Published:February 24, 2018DOI:https://doi.org/10.1016/j.ygyno.2018.02.014

      Highlights

      • Knowledge of cancer related germline mutations in African American women is limited.
      • African Americans are underrepresented in genetic cancer risk assessment clinics.
      • Compared to white women, African Americans show similar rates of pathogenic variants.

      Abstract

      Objectives

      Describe patient characteristics in African American (AA) women seen for gynecologic cancer related genetic counseling at a large southeastern comprehensive cancer center.

      Methods

      We reviewed an IRB approved, prospective observational cohort of patients from a Gynecologic Cancer Risk Assessment Clinic. Data evaluated included personal cancer history, family history, frequency of genetic testing, frequency/type of genetic mutations, and frequency of surgical intervention. Standard statistical statistics were utilized.

      Results

      1227 patients were evaluated from 2003 to 2015, of which 95 (7.7%) were AA. Sixteen patients had a personal history of ovarian cancer. 21 women (22%) underwent genetic counseling only; subsequent genetic testing was not recommended based on absence of risk factors. Of the seventy-four AA patients in whom genetic testing was recommended, sixty-six (69.5%) completed testing. Of women tested, 37 (56%) had abnormal results. Eight and 14 patients had pathogenic variants in BRCA1 and BRCA2, respectively. Two were found to have pathogenic PALB2 variants; one had a pathogenic ATM variant and one constitutional MLH1 epimutation case was identified. Eleven had BRCA variants of uncertain significance.

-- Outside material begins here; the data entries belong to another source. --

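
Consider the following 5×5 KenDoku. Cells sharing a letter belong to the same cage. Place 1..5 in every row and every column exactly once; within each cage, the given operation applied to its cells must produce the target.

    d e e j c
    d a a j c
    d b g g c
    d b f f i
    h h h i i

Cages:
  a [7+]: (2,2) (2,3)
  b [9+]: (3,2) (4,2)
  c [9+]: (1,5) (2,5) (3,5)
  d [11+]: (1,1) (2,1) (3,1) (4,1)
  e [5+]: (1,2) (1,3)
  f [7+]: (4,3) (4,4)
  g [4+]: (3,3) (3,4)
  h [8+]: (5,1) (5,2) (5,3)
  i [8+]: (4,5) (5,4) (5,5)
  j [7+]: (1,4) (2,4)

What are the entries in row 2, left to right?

In column 1, 4 can only go at (5,1), so (5,1) = 4.
Cage i needs sum 8, which forces (4,5) = 1.
In row 2, 1 can only go at (2,1), so (2,1) = 1.
In column 4, 1 can only go at (3,4), so (3,4) = 1.
1 is placed in row 3, so (3,3) = 3.
Column 3 already has 3, which forces (5,3) = 1.
Row 5 already has 1, so (5,2) = 3.
Column 2 already has 3, which forces (1,2) = 1.
The two cells of cage e must have sum 5; hence (1,3) = 4.
In row 2, 3 can only go at (2,5), so (2,5) = 3.
Column 5 already has 3, so (1,5) = 2.
The 3 cells of cage c must have sum 9, leaving (3,5) = 4.
2 is placed in column 5, which forces (5,5) = 5.
4 is placed in row 3, leaving (3,2) = 5.
Cage b needs two cells with sum 9; hence (4,2) = 4.
Row 5 now contains 5, so (5,4) = 2.
Cage j needs two cells with sum 7, which forces (1,4) = 3.
5 is placed in column 2; hence (2,2) = 2.
Cage a needs two cells with sum 7, leaving (2,3) = 5.
Column 4 already has 2; hence (2,4) = 4.
Row 3 already has 5, which forces (3,1) = 2.
Cage f needs two cells with sum 7, which forces (4,3) = 2.
Column 4 already has 2, so (4,4) = 5.
3 is placed in row 1; hence (1,1) = 5.
Row 4 now contains 5, which forces (4,1) = 3.
Filled in: 5 1 4 3 2 / 1 2 5 4 3 / 2 5 3 1 4 / 3 4 2 5 1 / 4 3 1 2 5.

1 2 5 4 3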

Of the patients with abnormal testing, six of 22 women with pathogenic BRCA variants underwent risk-reducing salpingo-oophorectomy (RRSO).

      Conclusions

      Our study demonstrates that in a region where AAs represent 27% of the population, the proportion of AA patients referred to a Gynecologic Cancer Risk Assessment Clinic remains low. Pathogenic variant and variant of uncertain significance rates were high in patients tested, likely representing a selection bias of high-risk patients. Endeavors should continue to identify minorities at risk for ovarian cancer and institute measures to provide thorough genetic counseling and testing.